Mesmo insatisfeitos, jornalistas de rádio e TV buscam saída digna para fechar acordo

Jornalistas do Ceará em Assembleia online

Mesmo considerando insuficiente a proposta apresentada pelas empresas, jornalistas de rádio e televisão do Ceará decidiram avançar com uma contraproposta para a Convenção Coletiva de Trabalho (CCT) 2025, na tentativa de encerrar o processo negocial sem mais atrasos. A decisão foi tomada em Assembleia Geral Extraordinária virtual realizada na última terça-feira (10), convocada pelo Sindicato dos Jornalistas Profissionais no Estado do Ceará (Sindjorce).

A proposta patronal, apresentada com meses de atraso, previa apenas o reajuste salarial pelo índice inflacionário do período (4,77%) e não contemplava as cláusulas sociais apresentadas pela categoria ao longo de diversas rodadas de negociação.
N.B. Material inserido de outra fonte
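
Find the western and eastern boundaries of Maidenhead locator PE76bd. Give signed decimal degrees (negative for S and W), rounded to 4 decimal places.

134.0833, 134.1667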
Diante disso, os profissionais demonstraram insatisfação, mas também disposição para construir um desfecho equilibrado e possível diante da resistência patronal.

“A categoria entendeu que não dá mais para esperar. Mesmo diante de uma proposta aquém do necessário, decidimos apresentar uma saída viável, que represente minimamente valorização para quem faz o jornalismo acontecer todos os dias”, afirmou o presidente do Sindjorce, Rafael Mesquita.

Cláusulas sociais foram ignoradas

Nas negociações, o Sindjorce defendeu a inclusão de cláusulas sociais com foco em direitos, inclusão e bem-estar profissional. No entanto, a bancada patronal recusou todas essas pautas, o que gerou frustração entre os trabalhadores. Entre os pontos ignorados estão:

  1. A universalização do auxílio-alimentação, a ser pago em dinheiro ou vale, garantindo acesso a todos os jornalistas da base;
  2. A adesão ao Programa Empresa Cidadã, que amplia a licença-maternidade para 180 dias e a licença-paternidade para 20 dias;
  3. A criação de cláusulas de inclusão, voltadas à inserção e permanência de pessoas negras, transexuais e com deficiência nas redações e demais espaços profissionais.

Para o sindicato, essas propostas representam avanços mínimos e exequíveis, e sua rejeição por parte dos empregadores revela resistência até mesmo a políticas básicas de valorização humana.

Contraproposta visa encerrar o impasse

Frente à recusa das empresas em avançar nas cláusulas sociais e ao desejo da categoria de concluir o processo, a assembleia deliberou por uma contraproposta unificada, protocolada junto ao sindicato patronal. Os principais pontos são:

  1. Reajuste salarial de 5%, arredondando o índice proposto pelas empresas (4,77%) — uma diferença nominal de pouco mais de R$ 7,00 no piso salarial, considerada perfeitamente viável;
  2. Pagamento do retroativo referente à data-base (1º de janeiro de 2025) na forma de abono, sem incidência de encargos trabalhistas e previdenciários, destinado a todos os jornalistas representados pela convenção;
  3. Aceitação da cláusula de capacitação com nova redação apresentada pelo patronal, que modifica a proposta original do Sindjorce, como medida de aprimoramento técnico;
  4. Proposta de um prêmio financeiro no valor de R$ 3.000,00 por trabalhador, como forma de reconhecimento simbólico ao esforço, à dedicação e à resiliência da categoria.

Sindicato espera resposta e reforça disposição para o diálogo

Com a contraproposta formalizada, o Sindjorce aguarda a manifestação da bancada patronal e reforça que está aberto ao diálogo para concluir a negociação de forma justa.

“A categoria já flexibilizou. Mesmo diante de um cenário desafiador, estamos tentando viabilizar um acordo minimamente digno. Esperamos agora que o patronal também demonstre responsabilidade e compromisso com quem sustenta as redações todos os dias”, concluiu Rafael Mesquita.